Mesurée par l’OFS, la part des chômeurs suisses de longue durée a tendance à augmenter dans les tableaux de l’OCDE. En pente douce toutefois depuis dix ans. On peut même parler de stabilisation. En 2002, début de l’application progressive du libre accès des Européens au marché suisse du travail, cette part n’était que de 21,8% (8ème position). Mais elle était déjà de 35,5% en 2010 (13ème position).
Dix-sept Etats peuvent s’accommoder de la libre circulation en faisant mieux que la Suisse dans le chômage de longue durée. Parce qu’ils sont bien moins attractifs.
Dans son rapport annuel sur le chômage de 2019, qui ignore malheureusement le chômage BIT-OCDE, le Seco réduit implicitement cette problématique à celle des chômeurs inscrits en fin de droit : 31000 personnes environ, dont 10 000 de plus de cinquante ans.
C’est aussi sur ces valeurs sommaires que s’est basée la création de la rente-pont aux plus de soixante ans, finalisée en juin par le Parlement, et à laquelle le parti UDC s’est opposé au motif qu’elle encourageait les entreprises à se séparer des séniors. Par ailleurs, les demandeurs d’emploi de longue durée au sens du BIT couvrent évidemment une population bien plus large que les plus de 60 ans.
Chômage des jeunes: pas mal
La Suisse occupe en revanche une position relativement enviable dans les tableaux de l’OCDE s’agissant de chômage des jeunes (5). 7,2% des chômeurs en 2019, soit 15 000 personnes (la population de Morges). Quatre Etats seulement font mieux en Europe. En 2010 pourtant (première mention dans les tableaux), l’économie suisse passait fièrement pour la plus inclusive de l’OCDE s’agissant des 15 à 24 ans.
Sous-emploi record
Dans ses « Indicateurs complémentaires au chômage» de juillet 2019 (Enquête sur la population active), l’Office fédéral de la statistique rappelle que le taux de sous-emploi en Suisse est le plus élevé d’Europe (6). Cette thématique est récurrente, et relativement bien médiatisée dans la mesure (probablement) où elle renvoie aussi à un problème de genre : les femmes ont plus de peine que les hommes à trouver un emploi à plein temps ou à temps moins partiel qui leur convienne. Surtout si elles ont des enfants.

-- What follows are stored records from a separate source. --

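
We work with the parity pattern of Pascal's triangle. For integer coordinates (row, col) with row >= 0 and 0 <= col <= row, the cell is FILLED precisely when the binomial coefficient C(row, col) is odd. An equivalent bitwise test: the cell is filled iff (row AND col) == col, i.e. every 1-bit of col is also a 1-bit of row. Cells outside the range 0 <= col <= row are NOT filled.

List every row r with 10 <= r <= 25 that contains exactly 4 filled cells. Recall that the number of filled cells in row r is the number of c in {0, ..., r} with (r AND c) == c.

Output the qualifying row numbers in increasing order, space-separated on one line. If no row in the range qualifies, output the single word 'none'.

Row r has 2^popcount(r) filled cells, so we need popcount(r) = log2(4) = 2.
Scan r = 10..25 and keep those with exactly 2 one-bits:
r=10=1010 popcount=2 -> KEEP
r=11=1011 popcount=3 -> skip
r=12=1100 popcount=2 -> KEEP
r=13=1101 popcount=3 -> skip
r=14=1110 popcount=3 -> skip
r=15=1111 popcount=4 -> skip
r=16=10000 popcount=1 -> skip
r=17=10001 popcount=2 -> KEEP
r=18=10010 popcount=2 -> KEEP
r=19=10011 popcount=3 -> skip
r=20=10100 popcount=2 -> KEEP
r=21=10101 popcount=3 -> skip
r=22=10110 popcount=3 -> skip
r=23=10111 popcount=4 -> skip
r=24=11000 popcount=2 -> KEEP
r=25=11001 popcount=3 -> skip
Kept rows: 10 12 17 18 20 24

Answer: 10 12 17 18 20 24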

365 000 personnes étaient en sous-emploi en 2018 (les populations de Genève et Bâle), tout de suite disponibles pour augmenter leur temps de travail. Le manque de travail correspond à 108 000 équivalents plein temps (299 000 en incluant les chômeurs au sens du BIT). Le rapport précise qu’«une analyse des taux de sous-emploi fondée sur des critères socio-démographiques révèle que le phénomène touche avant tout les femmes (11,4%), les personnes de nationalité étrangère (8,1%), les 40 à 54 ans (8,4%), les 65 ans et plus (10,3%) et les personnes sans formation post-obligatoire (8,2%). Dans l’ensemble, le taux de sous-emploi se situait à 7,3% de la population active en 2018. » Parmi ces personnes en sous-emploi, 76,3% étaient des femmes.

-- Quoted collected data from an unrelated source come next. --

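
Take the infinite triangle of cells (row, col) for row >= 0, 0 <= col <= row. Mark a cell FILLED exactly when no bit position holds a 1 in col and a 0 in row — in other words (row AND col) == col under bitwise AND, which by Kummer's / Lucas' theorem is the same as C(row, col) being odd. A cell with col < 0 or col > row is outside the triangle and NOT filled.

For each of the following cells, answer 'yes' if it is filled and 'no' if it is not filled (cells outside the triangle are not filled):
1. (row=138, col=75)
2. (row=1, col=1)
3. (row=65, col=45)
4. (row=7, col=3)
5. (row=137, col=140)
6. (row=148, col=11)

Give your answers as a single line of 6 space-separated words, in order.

Answer: no yes no yes no no

Derivation:
(138,75): row=0b10001010, col=0b1001011, row AND col = 0b1010 = 10; 10 != 75 -> empty
(1,1): row=0b1, col=0b1, row AND col = 0b1 = 1; 1 == 1 -> filled
(65,45): row=0b1000001, col=0b101101, row AND col = 0b1 = 1; 1 != 45 -> empty
(7,3): row=0b111, col=0b11, row AND col = 0b11 = 3; 3 == 3 -> filled
(137,140): col outside [0, 137] -> not filled
(148,11): row=0b10010100, col=0b1011, row AND col = 0b0 = 0; 0 != 11 -> empty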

Le sous-emploi en Suisse ne se réduit de loin pas au problème de genre et de garderies dans lequel il se retrouve en général confiné.
Les partenaires sociaux divergent sur les solutions à ce problème d’inégalité de genres, auquel le sous-emploi a tendance à être réduit aux yeux des leaders d’opinion et de l’opinion publique. Les organisations d’employeurs demandent des améliorations administratives dans la conciliation vie privée – vie professionnelle, pour augmenter l’employabilité des femmes (création de crèches, déduction fiscale des frais de garde, etc). Les syndicats préfèrent réduire l’écart entre hommes et femmes en encourageant l’accès des hommes au temps partiel (7).
Il existe aussi dans la nomenclature d’Eurostat, sur laquelle se base l’OFS, une notion de « réserve de travail inexprimée » : personnes non actives présentant certains liens avec le marché du travail. « Il s’agit, d’une part, de personnes à la recherche d’un emploi qui ne sont toutefois pas disponibles à court terme pour en occuper un (PRE-ND; 58 000 personnes). Et, d’autre part, de personnes qui exerceraient volontiers une activité professionnelle et seraient disponibles pour occuper un emploi, mais n’en cherchent pas un activement (PD-SRE; 185 000 personnes, des étudiants sans job d’appoint, des indépendants en dormance, salariés en transition ou en stand by, fins de droit désespérés hors aide sociale, etc., ndlr ). Ces personnes correspondent à la force de travail potentielle supplémentaire, également appelée réserve inexprimée de travail. »
Il est donc possible de chiffrer la réserve globale de travail en Suisse en termes de personnes. En additionnant les demandeurs d’emploi au sens du BIT (220 000), les personnes en sous-emploi exprimé (365 000) et en sous-emploi inexprimé (243 000). Soit un total de 828 000 personnes (16% environ de la population active).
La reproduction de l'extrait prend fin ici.